Speaking of Agents
by Mel Gilden
It's been a busy few months finishing and then editing Dr. Big. Reader Evelyn says that it "shows great promise," which is code for "it needs some work." I find that I agree with 80 or 90 percent of her comments, but even the ones I don't agree with cause me to think about what I've done — always useful. Sometimes that sort of thought actually convinces me more than ever that what I wrote earlier was right.
The hero of Dr. Big is a kid named Reed Gladstone, and I've been thinking about other books that might appear in the Reed Gladstone series. I have ideas for two more books, but I find myself putting off working on either of them until I'm sure somebody wants to publish them.
Meanwhile, I'm writing other things:
The Los Angeles Times is still publishing fiction on their Kid's Reading Room page, but the Chicago Tribune — current owner of the Times — has changed the nature of the beast. The Page used to run a five part story each week, with a one part story on Sunday. As of a week or two ago, they run only one story per week, and that on Sunday. I used to have 1500 words to tell a story; now I have only 600. It can be done, but it ain't easy.
I signed up with an agency that represents ghostwriters. People come to them with an idea for a book or a story, and the agency puts them together with a professional writer who can fill in the empty spaces. I've spoken to a few clients, but have not yet actually hooked up with one. I understand why a famous person might want his or her name on a book. It is good advertising, showing them in a good literary light. But why a civilian would want to have his or her name on a book that somebody else wrote is beyond me. Still, the service is not cheap, so they must have their reasons. I always do my best to give them what they want.
Speaking of agents, I believe I am very close to signing with one at last. She has already shown an interest in Dr. Big, but has not yet actually committed herself. She'll be back in the office on March 12. I hope to hear from her soon after that. I'd like to get my career back on the road.
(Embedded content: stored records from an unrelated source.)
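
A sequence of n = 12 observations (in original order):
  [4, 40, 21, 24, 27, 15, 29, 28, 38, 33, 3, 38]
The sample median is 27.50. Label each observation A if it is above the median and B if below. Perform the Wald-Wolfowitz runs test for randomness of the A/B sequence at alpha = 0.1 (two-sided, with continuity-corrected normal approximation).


Step 1: Compute median = 27.50; label A = above, B = below.
Labels in order: BABBBBAAAABA  (n_A = 6, n_B = 6)
Step 2: Count runs R = 6.
Step 3: Under H0 (random ordering), E[R] = 2*n_A*n_B/(n_A+n_B) + 1 = 2*6*6/12 + 1 = 7.0000.
        Var[R] = 2*n_A*n_B*(2*n_A*n_B - n_A - n_B) / ((n_A+n_B)^2 * (n_A+n_B-1)) = 4320/1584 = 2.7273.
        SD[R] = 1.6514.
Step 4: Continuity-corrected z = (R + 0.5 - E[R]) / SD[R] = (6 + 0.5 - 7.0000) / 1.6514 = -0.3028.
Step 5: Two-sided p-value via normal approximation = 2*(1 - Phi(|z|)) = 0.762069.
Step 6: alpha = 0.1. fail to reject H0.

R = 6, z = -0.3028, p = 0.762069, fail to reject H0.


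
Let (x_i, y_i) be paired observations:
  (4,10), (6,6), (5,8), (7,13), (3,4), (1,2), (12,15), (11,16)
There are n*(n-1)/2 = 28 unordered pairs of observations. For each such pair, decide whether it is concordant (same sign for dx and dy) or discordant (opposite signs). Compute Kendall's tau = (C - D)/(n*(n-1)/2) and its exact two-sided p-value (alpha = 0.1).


Step 1: Enumerate the 28 unordered pairs (i,j) with i<j and classify each by sign(x_j-x_i) * sign(y_j-y_i).
  (1,2):dx=+2,dy=-4->D; (1,3):dx=+1,dy=-2->D; (1,4):dx=+3,dy=+3->C; (1,5):dx=-1,dy=-6->C
  (1,6):dx=-3,dy=-8->C; (1,7):dx=+8,dy=+5->C; (1,8):dx=+7,dy=+6->C; (2,3):dx=-1,dy=+2->D
  (2,4):dx=+1,dy=+7->C; (2,5):dx=-3,dy=-2->C; (2,6):dx=-5,dy=-4->C; (2,7):dx=+6,dy=+9->C
  (2,8):dx=+5,dy=+10->C; (3,4):dx=+2,dy=+5->C; (3,5):dx=-2,dy=-4->C; (3,6):dx=-4,dy=-6->C
  (3,7):dx=+7,dy=+7->C; (3,8):dx=+6,dy=+8->C; (4,5):dx=-4,dy=-9->C; (4,6):dx=-6,dy=-11->C
  (4,7):dx=+5,dy=+2->C; (4,8):dx=+4,dy=+3->C; (5,6):dx=-2,dy=-2->C; (5,7):dx=+9,dy=+11->C
  (5,8):dx=+8,dy=+12->C; (6,7):dx=+11,dy=+13->C; (6,8):dx=+10,dy=+14->C; (7,8):dx=-1,dy=+1->D
Step 2: C = 24, D = 4, total pairs = 28.
Step 3: tau = (C - D)/(n(n-1)/2) = (24 - 4)/28 = 0.714286.
Step 4: Exact two-sided p-value (enumerate n! = 40320 permutations of y under H0): p = 0.014137.
Step 5: alpha = 0.1. reject H0.

tau_b = 0.7143 (C=24, D=4), p = 0.014137, reject H0.


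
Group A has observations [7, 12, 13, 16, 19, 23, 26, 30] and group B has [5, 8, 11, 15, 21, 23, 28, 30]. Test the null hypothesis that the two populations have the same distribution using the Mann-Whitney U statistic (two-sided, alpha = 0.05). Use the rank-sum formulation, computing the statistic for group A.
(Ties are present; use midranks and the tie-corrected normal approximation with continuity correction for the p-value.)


Step 1: Combine and sort all 16 observations; assign midranks.
sorted (value, group): (5,Y), (7,X), (8,Y), (11,Y), (12,X), (13,X), (15,Y), (16,X), (19,X), (21,Y), (23,X), (23,Y), (26,X), (28,Y), (30,X), (30,Y)
ranks: 5->1, 7->2, 8->3, 11->4, 12->5, 13->6, 15->7, 16->8, 19->9, 21->10, 23->11.5, 23->11.5, 26->13, 28->14, 30->15.5, 30->15.5
Step 2: Rank sum for X: R1 = 2 + 5 + 6 + 8 + 9 + 11.5 + 13 + 15.5 = 70.
Step 3: U_X = R1 - n1(n1+1)/2 = 70 - 8*9/2 = 70 - 36 = 34.
       U_Y = n1*n2 - U_X = 64 - 34 = 30.
Step 4: Ties are present, so use the tie-corrected normal approximation (with continuity correction) for the p-value.
Step 5: p-value = 0.874643; compare to alpha = 0.05. fail to reject H0.

U_X = 34, p = 0.874643, fail to reject H0 at alpha = 0.05.


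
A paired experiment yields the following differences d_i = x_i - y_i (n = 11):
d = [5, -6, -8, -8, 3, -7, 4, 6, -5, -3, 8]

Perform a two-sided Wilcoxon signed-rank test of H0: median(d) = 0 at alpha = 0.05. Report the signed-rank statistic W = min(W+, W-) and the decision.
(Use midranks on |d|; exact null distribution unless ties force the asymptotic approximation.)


Step 1: Drop any zero differences (none here) and take |d_i|.
|d| = [5, 6, 8, 8, 3, 7, 4, 6, 5, 3, 8]
Step 2: Midrank |d_i| (ties get averaged ranks).
ranks: |5|->4.5, |6|->6.5, |8|->10, |8|->10, |3|->1.5, |7|->8, |4|->3, |6|->6.5, |5|->4.5, |3|->1.5, |8|->10
Step 3: Attach original signs; sum ranks with positive sign and with negative sign.
W+ = 4.5 + 1.5 + 3 + 6.5 + 10 = 25.5
W- = 6.5 + 10 + 10 + 8 + 4.5 + 1.5 = 40.5
(Check: W+ + W- = 66 should equal n(n+1)/2 = 66.)
Step 4: Test statistic W = min(W+, W-) = 25.5.
Step 5: Ties in |d|, so use the tie-corrected normal approximation.
        E[W] = n(n+1)/4 = 11*12/4 = 33.
        Tie groups: |d|=3 (t=2), |d|=5 (t=2), |d|=6 (t=2), |d|=8 (t=3); sum(t^3 - t) = 42.
        Var[W] = n(n+1)(2n+1)/24 - sum(t^3-t)/48 = 3036/24 - 42/48 = 125.625.
        z = (W - E[W]) / sqrt(Var[W]) = (25.5 - 33) / 11.2083 = -0.6691.
        Two-sided p = 2*Phi(z) = 0.503400.
Step 6: alpha = 0.05. fail to reject H0.

W+ = 25.5, W- = 40.5, W = min = 25.5, p = 0.503400, fail to reject H0.


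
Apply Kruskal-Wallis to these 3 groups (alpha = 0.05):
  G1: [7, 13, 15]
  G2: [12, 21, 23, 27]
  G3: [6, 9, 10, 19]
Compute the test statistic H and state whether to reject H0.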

Very much enjoyed Night In The Museum, a recent family movie. Reviews that I saw in the local paper and on line accused it of being dull and ridiculous. Reviewers claimed that couldn't even sit through it. Did we see the same movie? I thought it was lots of fun, enormously entertaining. Go figure.
Speaking of movies, I see that in a few weeks something called Mimzy will be released. I haven't seen it yet, of course, but according to the film's website, it is based on an old Lewis Padgett (pen name for Henry Kuttner writing with C.L. Moore) story called All Mimsy Were The Borogoves. I have no idea why they're spelling Mimsy with a Z — maybe because it appears more like science fiction. I look forward to seeing it.
Mimzy, it turns out, is the rabbit.
The Sweetie gave me a Netflix subscription for Christmas last year. I have been having a swell time catching up on a lot of old and more recent movies I would like to see but not necessarily own. I saw The Lion In Winter last night. Beautifully done.